Can you use Cramer’s rule to solve a linear system with 2×3 coefficient matrix? Explain.
The Correct Answer and Explanation is:
Cramer’s Rule cannot be used to solve a linear system with a 2×3 coefficient matrix. Cramer’s Rule applies specifically to square systems of linear equations, meaning the number of equations must equal the number of unknowns. In other words, for Cramer’s Rule to work, the system must have a square coefficient matrix (n x n), where “n” represents the number of variables or unknowns in the system.
For example, if you have a system of two equations and two unknowns, you can apply Cramer’s Rule because the coefficient matrix would be 2×2. However, if you have a system with two equations and three unknowns (a 2×3 matrix), the system is overdetermined and will not yield a unique solution because there are fewer equations than unknowns.
In a 2×3 system, you cannot directly find the determinant of the coefficient matrix (since it’s not square).
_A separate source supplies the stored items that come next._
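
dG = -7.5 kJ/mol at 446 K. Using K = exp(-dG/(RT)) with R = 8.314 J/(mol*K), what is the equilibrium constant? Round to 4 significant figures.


dG is in kJ/mol; multiply by 1000 to match R in J/(mol*K).
RT = 8.314 * 446 = 3708.044 J/mol
exponent = -dG*1000 / (RT) = -(-7.5*1000) / 3708.044 = 2.02262972
K = exp(2.02262972)
K = 7.5581747, rounded to 4 significant figures:

7.558


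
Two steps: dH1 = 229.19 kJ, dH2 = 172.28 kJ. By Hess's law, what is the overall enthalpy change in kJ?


Hess's law: enthalpy is a state function, so add the step enthalpies.
dH_total = dH1 + dH2 = 229.19 + (172.28)
dH_total = 401.47 kJ:

401.47 kJ


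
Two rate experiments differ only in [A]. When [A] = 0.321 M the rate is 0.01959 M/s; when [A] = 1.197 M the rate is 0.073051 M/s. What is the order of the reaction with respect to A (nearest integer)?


Rate is proportional to [A]^n, so rate2/rate1 = ([A]2/[A]1)^n. Take logs to solve for n.
rate2/rate1 = 0.073051 / 0.01959 = 3.729
[A]2/[A]1 = 1.197 / 0.321 = 3.729
n = ln(3.729) / ln(3.729) = 1.0
Nearest integer order:

1


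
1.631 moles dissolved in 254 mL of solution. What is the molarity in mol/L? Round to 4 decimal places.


Convert volume to liters: V_L = V_mL / 1000.
V_L = 254 / 1000 = 0.254 L
M = n / V_L = 1.631 / 0.254
M = 6.42125984 mol/L, rounded to 4 dp:

6.4213 mol/L


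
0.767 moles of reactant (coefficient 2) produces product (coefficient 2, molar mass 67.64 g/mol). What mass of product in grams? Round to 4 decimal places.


Use the coefficient ratio to convert reactant moles to product moles, then multiply by the product's molar mass.
moles_P = moles_R * (coeff_P / coeff_R) = 0.767 * (2/2) = 0.767
mass_P = moles_P * M_P = 0.767 * 67.64
mass_P = 51.87988 g, rounded to 4 dp:

51.8799 g


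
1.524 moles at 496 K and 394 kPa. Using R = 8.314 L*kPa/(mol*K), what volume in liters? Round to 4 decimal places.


PV = nRT, solve for V = nRT / P.
nRT = 1.524 * 8.314 * 496 = 6284.5859
V = 6284.5859 / 394
V = 15.95072563 L, rounded to 4 dp:

15.9507 L


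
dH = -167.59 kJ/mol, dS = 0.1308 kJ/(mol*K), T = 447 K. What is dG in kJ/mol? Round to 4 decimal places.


Gibbs: dG = dH - T*dS (consistent units, dS already in kJ/(mol*K)).
T*dS = 447 * 0.1308 = 58.4676
dG = -167.59 - (58.4676)
dG = -226.0576 kJ/mol, rounded to 4 dp:

-226.0576 kJ/mol


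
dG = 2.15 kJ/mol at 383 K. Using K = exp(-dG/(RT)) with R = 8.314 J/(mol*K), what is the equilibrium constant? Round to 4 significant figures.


dG is in kJ/mol; multiply by 1000 to match R in J/(mol*K).
RT = 8.314 * 383 = 3184.262 J/mol
exponent = -dG*1000 / (RT) = -(2.15*1000) / 3184.262 = -0.6751957
K = exp(-0.6751957)
K = 0.50905679, rounded to 4 significant figures:

0.5091


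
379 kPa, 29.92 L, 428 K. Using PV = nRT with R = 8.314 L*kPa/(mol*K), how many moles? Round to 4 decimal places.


PV = nRT, solve for n = PV / (RT).
PV = 379 * 29.92 = 11339.68
RT = 8.314 * 428 = 3558.392
n = 11339.68 / 3558.392
n = 3.18674278 mol, rounded to 4 dp:

3.1867 mol


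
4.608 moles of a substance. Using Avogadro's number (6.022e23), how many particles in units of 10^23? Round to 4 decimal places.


N = n * NA, then divide by 1e23 for the requested units.
N / 1e23 = n * 6.022
N / 1e23 = 4.608 * 6.022
N / 1e23 = 27.749376, rounded to 4 dp:

27.7494


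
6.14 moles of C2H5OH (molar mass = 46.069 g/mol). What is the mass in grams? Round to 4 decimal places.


mass = n * M
mass = 6.14 * 46.069
mass = 282.86366 g, rounded to 4 dp:

282.8637 g


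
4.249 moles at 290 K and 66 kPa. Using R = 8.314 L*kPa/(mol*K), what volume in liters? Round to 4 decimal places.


PV = nRT, solve for V = nRT / P.
nRT = 4.249 * 8.314 * 290 = 10244.5939
V = 10244.5939 / 66
V = 155.2211197 L, rounded to 4 dp:

155.2211 L


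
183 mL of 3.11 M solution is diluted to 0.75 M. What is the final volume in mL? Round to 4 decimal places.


Dilution: M1*V1 = M2*V2, solve for V2.
V2 = M1*V1 / M2
V2 = 3.11 * 183 / 0.75
V2 = 569.13 / 0.75
V2 = 758.84 mL, rounded to 4 dp:

758.8400 mL


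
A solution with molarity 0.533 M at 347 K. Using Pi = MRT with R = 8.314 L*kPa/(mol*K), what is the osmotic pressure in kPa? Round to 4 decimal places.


Osmotic pressure (van't Hoff): Pi = M*R*T.
RT = 8.314 * 347 = 2884.958
Pi = 0.533 * 2884.958
Pi = 1537.682614 kPa, rounded to 4 dp:

1537.6826 kPa


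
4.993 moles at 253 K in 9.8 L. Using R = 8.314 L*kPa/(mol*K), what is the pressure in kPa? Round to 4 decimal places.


PV = nRT, solve for P = nRT / V.
nRT = 4.993 * 8.314 * 253 = 10502.4859
P = 10502.4859 / 9.8
P = 1071.68223469 kPa, rounded to 4 dp:

1071.6822 kPa


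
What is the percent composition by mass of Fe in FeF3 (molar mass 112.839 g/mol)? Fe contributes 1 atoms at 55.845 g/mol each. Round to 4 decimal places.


pct = 100 * (n_elem * M_elem) / M_total
mass_contribution = 1 * 55.845 = 55.845 g/mol
pct = 100 * 55.845 / 112.839
pct = 49.49086752 %, rounded to 4 dp:

49.4909 %


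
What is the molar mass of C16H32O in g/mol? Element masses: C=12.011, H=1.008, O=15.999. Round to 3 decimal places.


M = sum(count * atomic_mass) over atoms.
M = 16*12.011 + 32*1.008 + 1*15.999
M = 192.176 + 32.256 + 15.999
M = 240.431 g/mol, rounded to 3 dp:

240.431 g/mol


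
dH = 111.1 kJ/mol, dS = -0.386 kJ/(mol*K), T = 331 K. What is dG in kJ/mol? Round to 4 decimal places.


Gibbs: dG = dH - T*dS (consistent units, dS already in kJ/(mol*K)).
T*dS = 331 * -0.386 = -127.766
dG = 111.1 - (-127.766)
dG = 238.866 kJ/mol, rounded to 4 dp:

238.8660 kJ/mol


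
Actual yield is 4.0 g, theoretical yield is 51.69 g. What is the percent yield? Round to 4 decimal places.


% yield = 100 * actual / theoretical
% yield = 100 * 4.0 / 51.69
% yield = 7.7384407 %, rounded to 4 dp:

7.7384 %


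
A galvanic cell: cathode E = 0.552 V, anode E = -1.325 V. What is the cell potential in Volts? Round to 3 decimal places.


Standard cell potential: E_cell = E_cathode - E_anode.
E_cell = 0.552 - (-1.325)
E_cell = 1.877 V, rounded to 3 dp:

1.877 V


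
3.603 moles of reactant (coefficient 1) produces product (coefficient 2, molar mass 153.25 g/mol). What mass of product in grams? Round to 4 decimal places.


Use the coefficient ratio to convert reactant moles to product moles, then multiply by the product's molar mass.
moles_P = moles_R * (coeff_P / coeff_R) = 3.603 * (2/1) = 7.206
mass_P = moles_P * M_P = 7.206 * 153.25
mass_P = 1104.3195 g, rounded to 4 dp:

1104.3195 g


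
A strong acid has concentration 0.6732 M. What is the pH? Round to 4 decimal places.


A strong acid dissociates completely, so [H+] equals the given concentration.
pH = -log10([H+]) = -log10(0.6732)
pH = 0.17185589, rounded to 4 dp:

0.1719


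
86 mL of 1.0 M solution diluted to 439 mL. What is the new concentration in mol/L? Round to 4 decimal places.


Dilution: M1*V1 = M2*V2, solve for M2.
M2 = M1*V1 / V2
M2 = 1.0 * 86 / 439
M2 = 86.0 / 439
M2 = 0.19589977 mol/L, rounded to 4 dp:

0.1959 mol/L


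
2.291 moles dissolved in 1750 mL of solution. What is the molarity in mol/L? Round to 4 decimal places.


Convert volume to liters: V_L = V_mL / 1000.
V_L = 1750 / 1000 = 1.75 L
M = n / V_L = 2.291 / 1.75
M = 1.30914286 mol/L, rounded to 4 dp:

1.3091 mol/L


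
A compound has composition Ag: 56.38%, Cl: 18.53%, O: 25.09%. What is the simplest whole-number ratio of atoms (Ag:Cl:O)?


Assume 100 g of compound, divide each mass% by atomic mass to get moles, then normalize by the smallest to get a raw atom ratio.
Moles per 100 g: Ag: 56.38/107.868 = 0.5227, Cl: 18.53/35.453 = 0.5227, O: 25.09/15.999 = 1.5682
Raw ratio (divide by min = 0.5227): Ag: 1.0, Cl: 1.0, O: 3.0
Multiply by 1 to clear fractions: Ag: 1.0 ~= 1, Cl: 1.0 ~= 1, O: 3.0 ~= 3
Reduce by GCD to get the simplest whole-number ratio:

1:1:3


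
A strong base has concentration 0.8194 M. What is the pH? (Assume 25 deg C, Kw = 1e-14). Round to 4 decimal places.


A strong base dissociates completely, so [OH-] equals the given concentration.
pOH = -log10([OH-]) = -log10(0.8194) = 0.086504
pH = 14 - pOH = 14 - 0.086504
pH = 13.913496, rounded to 4 dp:

13.9135


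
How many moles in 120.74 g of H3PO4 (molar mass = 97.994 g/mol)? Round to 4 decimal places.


n = mass / M
n = 120.74 / 97.994
n = 1.23211625 mol, rounded to 4 dp:

1.2321 mol


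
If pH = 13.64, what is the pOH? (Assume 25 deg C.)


At 25 deg C, pH + pOH = 14.
pOH = 14 - pH = 14 - 13.64
pOH = 0.36:

0.36


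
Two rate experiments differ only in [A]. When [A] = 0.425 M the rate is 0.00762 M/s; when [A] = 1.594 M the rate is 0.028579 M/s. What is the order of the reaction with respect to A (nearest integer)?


Rate is proportional to [A]^n, so rate2/rate1 = ([A]2/[A]1)^n. Take logs to solve for n.
rate2/rate1 = 0.028579 / 0.00762 = 3.7505
[A]2/[A]1 = 1.594 / 0.425 = 3.7506
n = ln(3.7505) / ln(3.7506) = 1.0
Nearest integer order:

1


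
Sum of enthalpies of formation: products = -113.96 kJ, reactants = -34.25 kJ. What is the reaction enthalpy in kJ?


dH_rxn = sum(dH_f products) - sum(dH_f reactants)
dH_rxn = -113.96 - (-34.25)
dH_rxn = -79.71 kJ:

-79.71 kJ


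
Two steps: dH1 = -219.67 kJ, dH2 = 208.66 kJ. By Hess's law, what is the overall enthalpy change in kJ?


Hess's law: enthalpy is a state function, so add the step enthalpies.
dH_total = dH1 + dH2 = -219.67 + (208.66)
dH_total = -11.01 kJ:

-11.01 kJ


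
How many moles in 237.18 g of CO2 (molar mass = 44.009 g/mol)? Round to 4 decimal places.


n = mass / M
n = 237.18 / 44.009
n = 5.38935218 mol, rounded to 4 dp:

5.3894 mol


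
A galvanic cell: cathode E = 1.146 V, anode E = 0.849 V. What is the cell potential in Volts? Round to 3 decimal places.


Standard cell potential: E_cell = E_cathode - E_anode.
E_cell = 1.146 - (0.849)
E_cell = 0.297 V, rounded to 3 dp:

0.297 V


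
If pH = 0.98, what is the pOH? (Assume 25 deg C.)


At 25 deg C, pH + pOH = 14.
pOH = 14 - pH = 14 - 0.98
pOH = 13.02:

13.02


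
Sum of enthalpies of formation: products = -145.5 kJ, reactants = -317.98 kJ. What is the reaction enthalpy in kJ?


dH_rxn = sum(dH_f products) - sum(dH_f reactants)
dH_rxn = -145.5 - (-317.98)
dH_rxn = 172.48 kJ:

172.48 kJ


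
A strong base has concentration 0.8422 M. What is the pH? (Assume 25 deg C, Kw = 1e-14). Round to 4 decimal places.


A strong base dissociates completely, so [OH-] equals the given concentration.
pOH = -log10([OH-]) = -log10(0.8422) = 0.074585
pH = 14 - pOH = 14 - 0.074585
pH = 13.925415, rounded to 4 dp:

13.9254


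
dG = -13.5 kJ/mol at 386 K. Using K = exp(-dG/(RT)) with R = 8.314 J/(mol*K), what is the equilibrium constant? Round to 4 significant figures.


dG is in kJ/mol; multiply by 1000 to match R in J/(mol*K).
RT = 8.314 * 386 = 3209.204 J/mol
exponent = -dG*1000 / (RT) = -(-13.5*1000) / 3209.204 = 4.20665062
K = exp(4.20665062)
K = 67.131315, rounded to 4 significant figures:

67.13


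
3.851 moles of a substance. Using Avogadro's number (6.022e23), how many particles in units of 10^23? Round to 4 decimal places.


N = n * NA, then divide by 1e23 for the requested units.
N / 1e23 = n * 6.022
N / 1e23 = 3.851 * 6.022
N / 1e23 = 23.190722, rounded to 4 dp:

23.1907


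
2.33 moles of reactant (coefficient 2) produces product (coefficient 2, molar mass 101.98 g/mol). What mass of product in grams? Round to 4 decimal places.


Use the coefficient ratio to convert reactant moles to product moles, then multiply by the product's molar mass.
moles_P = moles_R * (coeff_P / coeff_R) = 2.33 * (2/2) = 2.33
mass_P = moles_P * M_P = 2.33 * 101.98
mass_P = 237.6134 g, rounded to 4 dp:

237.6134 g


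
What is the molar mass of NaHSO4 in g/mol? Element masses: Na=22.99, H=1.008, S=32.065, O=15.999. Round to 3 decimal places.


M = sum(count * atomic_mass) over atoms.
M = 1*22.99 + 1*1.008 + 1*32.065 + 4*15.999
M = 22.99 + 1.008 + 32.065 + 63.996
M = 120.059 g/mol, rounded to 3 dp:

120.059 g/mol


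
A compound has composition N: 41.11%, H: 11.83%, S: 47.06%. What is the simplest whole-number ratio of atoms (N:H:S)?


Assume 100 g of compound, divide each mass% by atomic mass to get moles, then normalize by the smallest to get a raw atom ratio.
Moles per 100 g: N: 41.11/14.007 = 2.935, H: 11.83/1.008 = 11.7361, S: 47.06/32.065 = 1.4676
Raw ratio (divide by min = 1.4676): N: 2.0, H: 7.997, S: 1.0
Multiply by 1 to clear fractions: N: 2.0 ~= 2, H: 7.997 ~= 8, S: 1.0 ~= 1
Reduce by GCD to get the simplest whole-number ratio:

2:8:1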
For Cramer’s Rule to work, you must first have a square matrix, and if the coefficient matrix is not square (like in the 2×3 case), you cannot proceed with the method.
To solve a 2×3 system, you would typically use Gaussian elimination, matrix inversion (if the system is overdetermined but consistent), or other methods like least squares (if there is no exact solution and you need the best approximation). The system might also be inconsistent or have infinitely many solutions depending on the relationships between the equations.
In summary, Cramer’s Rule is not applicable to non-square systems, such as a 2×3 system, and alternative methods must be employed to solve it.